A chegar ao final de mais um ano, assalta-nos um sentimento de frustração, resignação até, pelo que foram mais 12 meses de arrastamento de velhos problemas na região e no país. Pode parecer algo dramático e, porventura, exagerado, mas olhando em retrospectiva para 2025, é francamente confrangedor a inércia governativa face aos pequenos e grandes desafios da actualidade.

Pressão costeira

Após tudo o que já se disse e escreveu acerca de ordenamento do território e da necessidade em gerir meticulosamente a orla costeira, é com perplexidade que somos confrontados com a recente decisão da Câmara Municipal de Silves em autorizar (mais) um empreendimento turístico em Armação de Pera, junto à praia e em cima de arribas arenosas. Um projecto da década de 70, envolto num novelo de enredos e «estranhas» decisões governamentais, recebeu há semanas permissão municipal para instalar um hotel com 250 quartos, estacionamento e cave, piscinas interior e exterior, na única zona costeira daquela vila onde ainda havia umas réstias de falésias. Escusado dizer que este projecto, sob a famosa chancela dos «direitos adquiridos», indo contra todos os princípios de boa gestão territorial, obteve os devidos pareceres favoráveis para a sua implantação.

Casas amovíveis

Sobre isto, já muita tinta correu e os resultados estão à vista. Milhares de casas amovíveis, cabanas e contentores existem instalados em zonas rurais e de sensibilidade ecológica, sem qualquer controlo ou licenciamento. Há casos escandalosamente gritantes e outros sensíveis do ponto de vista social. Mas nada acontece e como tal continuam a proliferar. As denúncias avolumam-se, mas caem no esquecimento e na inoperância das instituições. A situação é bastante grave e está prestes a chegar a um ponto de não retorno – se é que já não chegou –, com consequências imprevisíveis, incluindo de segurança pública. Basta lembrar o incêndio ocorrido este ano no Barão de S. João, em Lagos, no qual arderam dezenas de «casas» dessa natureza.

Coesão territorial

Continuamos sem uma estratégia clara – nem uma vontade expressa, diga-se – em tentar colmatar os problemas de falta de coesão territorial. O interior continua a definhar, a despovoar-se e o litoral a encher e a massificar-se. Ao mesmo tempo que celebramos os dados do turismo no Algarve e os recordes de afluência à região, temos municípios onde as crianças têm de despender várias horas por dia em deslocações para chegar às escolas de concelhos vizinhos por não as terem no seu. Aljezur, Monchique, Vila do Bispo e Alcoutim são disso exemplos. Num terço do território português, sobretudo as regiões do interior, os jovens têm de se deslocar mais de 40 quilómetros para irem à escola – nalguns casos mais de 100 quilómetros. Como refere um recente estudo desenvolvido pelo jornal Expresso e o laboratório de dados Nova Cidade, da NOVA IMS, as dificuldades de acessibilidade a escolas em numerosos concelhos do país, especialmente do interior, está a ajudar a «matar» essas terras.

Conservação da Natureza

Este é um «velho» recorrente tema, cujos problemas associados irão continuar por muito tempo, ainda que não faltem os discursos de conveniência ou os acordos internacionais para os resolver. Continuamos sem uma decisão sobre a futura (?) reserva natural da Lagoa dos Salgados. As áreas protegidas continuam desprotegidas e a gestão dos espaços naturais é uma miragem. Os atropelos são constantes e pouco se consegue mudar. Mas temos, por outro lado, uma estratégia nacional, planos de co-gestão ou compromissos europeus assumidos com metas especificas a atingir até 2030...
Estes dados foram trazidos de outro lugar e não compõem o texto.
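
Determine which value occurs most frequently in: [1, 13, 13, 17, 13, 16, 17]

13

Step 1: Count the frequency of each value:
  1: appears 1 time(s)
  13: appears 3 time(s)
  16: appears 1 time(s)
  17: appears 2 time(s)
Step 2: The value 13 appears most frequently (3 times).
Step 3: Mode = 13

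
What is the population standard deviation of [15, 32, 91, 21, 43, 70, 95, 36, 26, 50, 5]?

28.5179

Step 1: Compute the mean: 44
Step 2: Sum of squared deviations from the mean: 8946
Step 3: Population variance = 8946 / 11 = 813.2727
Step 4: Standard deviation = sqrt(813.2727) = 28.5179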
Tudo isto é, no mínimo, paradoxal. Ao mesmo tempo a que assistimos ao arrastar destas e outras situações, somos regularmente informados e avisados por especialistas e estudos técnicos que apontam caminhos completamente diferentes. O recentemente publicado «Relatório do Estado das Regiões e dos Municípios», produzido pelo Comité das Regiões Europeu (CR), identifica como uma das suas principais conclusões a necessidade em que as cidades e as regiões façam investimentos de larga escala na adaptação climática, especialmente, em soluções baseadas na natureza. Também ali se exigem políticas específicas para manter serviços e oportunidades locais nos territórios rurais, como forma de contrariar os fortes declínios populacionais sentidos e criar alguma esperança de desenvolvimento para os mesmos. Ora, nada mais longe da realidade em que vivemos.

E assim passam os anos, sem uma perspectiva de mudança no horizonte. Mas a esperança não morre. Estamos numa época fértil para esse sentimento e há que o preservar. Posto isto, é com sinceros votos de boas festas que me despeço e que renovemos a esperança para um 2026 mais sustentável e, já agora, mais pacífico e harmonioso.